Clashes erupted Thursday morning between security forces and supporters of deposed president Mohamed Morsi in Beni Suef governorate, south of Cairo, as police raided homes to arrest Islamists.
Fights broke out in Al-Maymoun village after alleged members of Morsi's Muslim Brotherhood group blocked railway tracks and set tyres on fire to protest the arrest of several group members in the northern village, Al-Ahram Arabic news website reported. Train movements from and to the country's southern governorates was been brought to a halt as a result.
Police fired intense rounds of teargas to scatter the protesting crowds. Back and forth fighting was continuing as of time of publishing as forces blocked off roads in and out of the village, according to Al-Ahram.
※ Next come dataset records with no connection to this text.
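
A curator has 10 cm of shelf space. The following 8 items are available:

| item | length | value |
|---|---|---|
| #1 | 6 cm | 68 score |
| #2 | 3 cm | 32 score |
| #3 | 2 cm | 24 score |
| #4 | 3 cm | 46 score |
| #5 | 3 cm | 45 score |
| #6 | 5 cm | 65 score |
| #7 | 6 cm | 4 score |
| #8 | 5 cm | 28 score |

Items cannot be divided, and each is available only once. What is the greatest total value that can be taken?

Check high-value combinations within 10 cm:
- #3+#4+#6: length 2+3+5=10, value 24+46+65=135
- #3+#5+#6: length 2+3+5=10, value 24+45+65=134
- #2+#4+#5: length 3+3+3=9, value 32+46+45=123
- #2+#3+#6: length 3+2+5=10, value 32+24+65=121
Best: 135 score.

135 score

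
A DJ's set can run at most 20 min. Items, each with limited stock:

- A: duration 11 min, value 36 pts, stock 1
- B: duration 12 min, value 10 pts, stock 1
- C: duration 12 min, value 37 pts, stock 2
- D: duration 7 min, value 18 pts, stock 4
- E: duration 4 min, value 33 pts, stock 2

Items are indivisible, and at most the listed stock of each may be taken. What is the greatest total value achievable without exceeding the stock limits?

103 pts

Best selections within duration 20 and stock limits:
- 1×C + 2×E: duration 20, value 103
- 1×A + 2×E: duration 19, value 102
Best: 103 pts.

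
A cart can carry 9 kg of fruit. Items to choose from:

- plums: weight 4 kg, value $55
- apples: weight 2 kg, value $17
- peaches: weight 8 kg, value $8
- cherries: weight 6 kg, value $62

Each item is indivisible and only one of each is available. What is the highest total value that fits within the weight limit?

$79

Check high-value combinations within 9 kg:
- apples+cherries: weight 2+6=8, value 17+62=79
- plums+apples: weight 4+2=6, value 55+17=72
- cherries: weight 6, value 62
- plums: weight 4, value 55
- apples: weight 2, value 17
Best: $79.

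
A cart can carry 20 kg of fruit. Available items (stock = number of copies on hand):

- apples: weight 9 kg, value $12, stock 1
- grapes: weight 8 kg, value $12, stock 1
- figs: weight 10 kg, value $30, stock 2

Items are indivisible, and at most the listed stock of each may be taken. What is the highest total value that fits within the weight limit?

$60

Top feasible selections:
- 2×figs: weight 20, value 60
- 1×grapes + 1×figs: weight 18, value 42
- 1×apples + 1×figs: weight 19, value 42
- 1×figs: weight 10, value 30
Best: $60.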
A security source said 10 Brotherhood members had been arrested in raids, upon which clashes broke out.
Train movements to and from the country's southern governorates was brought to a halt for six hours due to the clashes, before they resumed in the afternoon, a railway authority official said.
Morsi's Muslim Brotherhood group, which won all elections since the toppling of former president Hosni Mubarak in 2011, has been driven back into the shadows amid a sustained government crackdown that has killed hundreds and jailed thousands of others.
Much of the upper echelons of the group, including Morsi himself, are detained and standing trial on a multitude of charges, some of which could carry the death penalty.